For Bash-class calls, parse arguments as a JSON string and split command or cmd with tools::jsonl::split_bash_commands.

flowchart LR A["data.toolRequests array"] --> B["normalize tool name"] A -->|bash class| C["parse arguments JSON"] C --> D["command or cmd"] D --> E["split_bash_commands"] B --> F["tools"] E --> G["bash_commands"]

Known Limitations

  • Legacy events without a positive data.outputTokens value are skipped.
  • Legacy input tokens are currently recorded as 0 because the legacy format only exposes output tokens in the supported path.
  • VS Code transcript token counts are estimates based on chars / 4.0; treat Copilot totals as approximate.
  • VS Code data.model is currently ignored for pricing; tool-call id inference picks one model alias for the whole transcript. Auto aliases are displayed as Copilot-specific model buckets.
  • workspace.yaml parsing reads only the scalar cwd: line used by Copilot session-state files. If Copilot starts writing richer YAML, replace the small parser with a YAML crate.

Rate-limit snapshots

Copilot transcripts do not include quota state. tokenuse imports Copilot limits from a local sidecar:

<config dir>/tokenuse/limits/copilot.json

The sidecar can be either the raw GET https://api.github.com/copilot_internal/user payload or the wrapper object written by the Config page sync action:

{
  "observed_at": "2026-01-15T12:00:00Z",
  "source": "https://api.github.com/copilot_internal/user",
  "payload": {
    "copilot_plan": "individual_pro",
    "quota_reset_date": "2026-02-01",
    "quota_snapshots": {
      "premium_interactions": {
        "entitlement": 300,
        "percent_remaining": 31.16,
        "remaining": 93,
        "unlimited": false,
        "timestamp_utc": "2026-01-15T12:02:00Z"
      }
    }
  }
}

tokenuse skips unlimited snapshots with no entitlement, converts percent_remaining into used_percent, and emits one LimitSnapshot per constrained quota key. quota_reset_date is treated as a monthly reset at 00:00 UTC unless a future quota key indicates a weekly window.

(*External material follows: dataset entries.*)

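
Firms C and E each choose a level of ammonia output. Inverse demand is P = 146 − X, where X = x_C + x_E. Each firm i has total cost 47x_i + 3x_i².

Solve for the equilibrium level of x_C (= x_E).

Firm C's profit: π = x_C(146 − (x_C + x_E)) − 47x_C − 3x_C².
∂π/∂x_C = 99 − 8x_C − x_E = 0, so x_C = 12.375 − 0.125x_E.
By symmetry x_E = x_C; substituting into the reaction function, 1.125x_C = 12.375 and x_C = 11.

11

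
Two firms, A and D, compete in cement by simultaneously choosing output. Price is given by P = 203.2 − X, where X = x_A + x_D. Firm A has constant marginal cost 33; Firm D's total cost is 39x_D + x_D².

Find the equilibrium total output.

Firm A's profit: π = x_A(203.2 − (x_A + x_D)) − 33x_A.
∂π/∂x_A = 170.2 − 2x_A − x_D = 0, so x_A = 85.1 − 0.5x_D.
For D: ∂π/∂x_D = 164.2 − 4x_D − x_A = 0 ⇒ x_D = 41.05 − 0.25x_A.
Plugging x_D into A's best response: x_A = 85.1 − 0.5(41.05 − 0.25x_A) ⇒ 0.875x_A = 64.575, so x_A = 73.8.
Then x_D = 41.05 − 0.25·73.8 = 22.6.
Total output: 73.8 + 22.6 = 96.4.

96.4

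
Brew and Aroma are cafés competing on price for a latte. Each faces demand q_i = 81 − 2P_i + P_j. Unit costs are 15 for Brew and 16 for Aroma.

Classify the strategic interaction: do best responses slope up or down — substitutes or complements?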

The Config page’s Copilot sync action is explicit and confirmed. It reads the existing GitHub Copilot OAuth token from local github-copilot config files, fetches the quota payload from GitHub, writes the sidecar above, then syncs the archive so Usage gauges update immediately. Builds without the quota-sync feature keep this action unavailable.